Wanting to quantify uncertainty doesn’t make the attempt feasible or useful. AI risk is in the domain of Knightian uncertainty: of unknown unknowns. In such domains, probabilistic reasoning is unhelpful.6 The best approaches are to seek understanding through cautious exploration toward possible unknown unknowns; to prepare against known, unquantified but plausible risks; to avoid dramatic actions that could make a risky situation still more turbulent and confusing; and to act tentatively on such concrete understanding of possible improvements as one does have.

We should, therefore, work to better understand possible consequences of existing and near-future technologies. We can also take pragmatic measures to mitigate their predictable risks. The middle chapter of this book suggests many feasible approaches. Those also may protect against unforeseen, probably more distant AI scenarios. As a fortuitous side benefit, the same actions protect against hostile humans. Further, we can slow or block any risky development until we’re reasonably confident it is a good idea.

  1. 1.I discuss the AI research community’s reluctance to understand its own creations in the “Backpropaganda” chapter of Gradient Dissent.
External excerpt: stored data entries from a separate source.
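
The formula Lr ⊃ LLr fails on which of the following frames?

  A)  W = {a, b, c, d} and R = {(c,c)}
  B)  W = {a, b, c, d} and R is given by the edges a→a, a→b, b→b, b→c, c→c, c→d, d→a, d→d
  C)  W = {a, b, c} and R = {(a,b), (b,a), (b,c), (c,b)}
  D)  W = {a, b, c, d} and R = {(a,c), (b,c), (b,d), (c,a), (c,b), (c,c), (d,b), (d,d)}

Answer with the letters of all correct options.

The schema Lr ⊃ LLr is axiom 4; it is valid on a frame iff R is transitive.
(A) R is transitive (R is closed under composition), so the schema is valid here.
(B) R is not transitive (a R b and b R c but not a R c), so the schema fails here.
(C) R is not transitive (a R b and b R a but not a R a), so the schema fails here.
(D) R is not transitive (a R c and c R a but not a R a), so the schema fails here.

B, C, D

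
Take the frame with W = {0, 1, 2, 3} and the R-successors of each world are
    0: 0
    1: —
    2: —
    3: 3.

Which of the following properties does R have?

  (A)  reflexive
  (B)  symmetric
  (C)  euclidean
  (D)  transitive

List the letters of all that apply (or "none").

B, C, D

(A) not reflexive: not 1 R 1.
(B) symmetric: every R-edge is matched by its reverse.
(C) euclidean: any two R-successors of the same world are R-related.
(D) transitive: R is closed under composition.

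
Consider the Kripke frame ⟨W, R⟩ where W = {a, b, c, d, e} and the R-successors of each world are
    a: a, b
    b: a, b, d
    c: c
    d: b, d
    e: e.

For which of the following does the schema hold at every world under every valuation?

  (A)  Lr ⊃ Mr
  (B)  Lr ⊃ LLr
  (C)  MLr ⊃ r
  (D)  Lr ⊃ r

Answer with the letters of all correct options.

A, C, D

R is reflexive: each world relates to itself.
R is symmetric: every R-edge is matched by its reverse.
R is not transitive: a R b and b R d but not a R d.
R is serial: every world has an R-successor.
(A) axiom D: valid iff R is serial. R is serial — valid.
(B) axiom 4: valid iff R is transitive. R is not transitive — not valid.
(C) MLr ⊃ r (the dual of axiom B) characterises the symmetric frames. R is symmetric — valid.
(D) axiom T: valid iff R is reflexive. R is reflexive — valid.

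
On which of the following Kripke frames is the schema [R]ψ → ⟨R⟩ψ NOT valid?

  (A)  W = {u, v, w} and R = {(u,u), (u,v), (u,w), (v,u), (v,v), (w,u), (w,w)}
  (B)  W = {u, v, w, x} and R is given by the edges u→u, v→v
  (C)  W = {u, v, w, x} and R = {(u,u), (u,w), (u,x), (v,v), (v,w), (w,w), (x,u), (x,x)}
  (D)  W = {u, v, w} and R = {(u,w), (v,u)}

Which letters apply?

B, D

The schema [R]ψ → ⟨R⟩ψ is axiom D; it is valid on a frame iff R is serial.
(A) R is serial (every world has an R-successor), so the schema is valid here.
(B) R is not serial (w has no R-successor), so the schema fails here.
(C) R is serial (every world has an R-successor), so the schema is valid here.
(D) R is not serial (w has no R-successor), so the schema fails here.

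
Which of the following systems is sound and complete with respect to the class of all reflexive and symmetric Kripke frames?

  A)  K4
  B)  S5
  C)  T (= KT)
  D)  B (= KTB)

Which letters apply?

D

(A) K4 is determined by the class of transitive frames.
(B) S5 is determined by the class of reflexive, symmetric, and transitive frames.
(C) T (= KT) is determined by the class of reflexive frames.
(D) B (= KTB) is determined by exactly this class.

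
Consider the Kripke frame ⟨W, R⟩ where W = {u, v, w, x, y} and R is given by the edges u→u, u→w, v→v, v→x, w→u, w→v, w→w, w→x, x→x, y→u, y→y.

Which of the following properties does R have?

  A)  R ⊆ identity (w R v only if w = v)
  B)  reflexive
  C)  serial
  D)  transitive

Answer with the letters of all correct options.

(A) not ⊆ identity: u R w with u ≠ w.
(B) reflexive: each world relates to itself.
(C) serial: every world has an R-successor.
(D) not transitive: u R w and w R v but not u R v.

B, C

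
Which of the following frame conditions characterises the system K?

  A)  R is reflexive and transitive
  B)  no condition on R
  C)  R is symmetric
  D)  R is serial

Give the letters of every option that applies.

B

(A) this class determines S4, not K.
(B) K is sound and complete for exactly this class.
(C) this class determines KB, not K.
(D) this class determines D, not K.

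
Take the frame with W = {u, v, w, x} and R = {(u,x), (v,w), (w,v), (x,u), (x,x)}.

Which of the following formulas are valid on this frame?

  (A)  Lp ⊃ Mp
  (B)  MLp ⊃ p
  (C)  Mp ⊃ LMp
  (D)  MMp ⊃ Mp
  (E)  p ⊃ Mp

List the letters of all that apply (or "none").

R is not reflexive: not u R u.
R is symmetric: every R-edge is matched by its reverse.
R is not transitive: u R x and x R u but not u R u.
R is not euclidean: v R w and v R w but not w R w.
R is serial: every world has an R-successor.
(A) Lp ⊃ Mp is axiom D; it is valid on a frame exactly when R is serial. R is serial, so valid.
(B) the dual of axiom B: valid iff R is symmetric. R is symmetric — valid.
(C) Mp ⊃ LMp is axiom 5, which corresponds to the euclidean property. R is not euclidean — not valid.
(D) MMp ⊃ Mp is the dual of axiom 4, which corresponds to transitivity. R is not transitive — not valid.
(E) the dual of axiom T: valid iff R is reflexive. R is not reflexive — not valid.

A, B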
  2. 2.Trying to guess when computers will get as many flops as the human brain may be an exception, but I think it’s inherently irrelevant, and also attempts don’t narrow down the timing much. I discuss this “biological anchors” approach in my “Reviews of some major AI safety reports,” betterwithout.ai/AI-safety-reviews.
  3. 3.Nick Bostrom, Superintelligence, 2014.
  4. 4.A deadly global pandemic caused by a bat virus is a tired made-for-TV science fiction movie plot, and therefore can’t happen this year.
  5. 5.In principle, if we expect near-term doom, a Hail Mary pass—looking for a low probability magic bullet—makes sense. If there’s more time, we might prioritize approaches that are unlikely to pay off in the next decade, but which have higher probability of success in the long run. But as Scott Alexander says, “It’s not like there’s some vast set of promising 30-year research programs and some other set of promising 5-year research programs that have to be triaged against each other.” That’s in his “Biological Anchors: A Trick That Might Or Might Not Work,” Astral Codex Ten, Feb 23, 2022.
  6. 6.See Part One of In the Cells of the Eggplant on ways probabilistic reasoning can be misleading; particularly “The probability of green cheese” on reasoning about unique events and unbounded unknowns.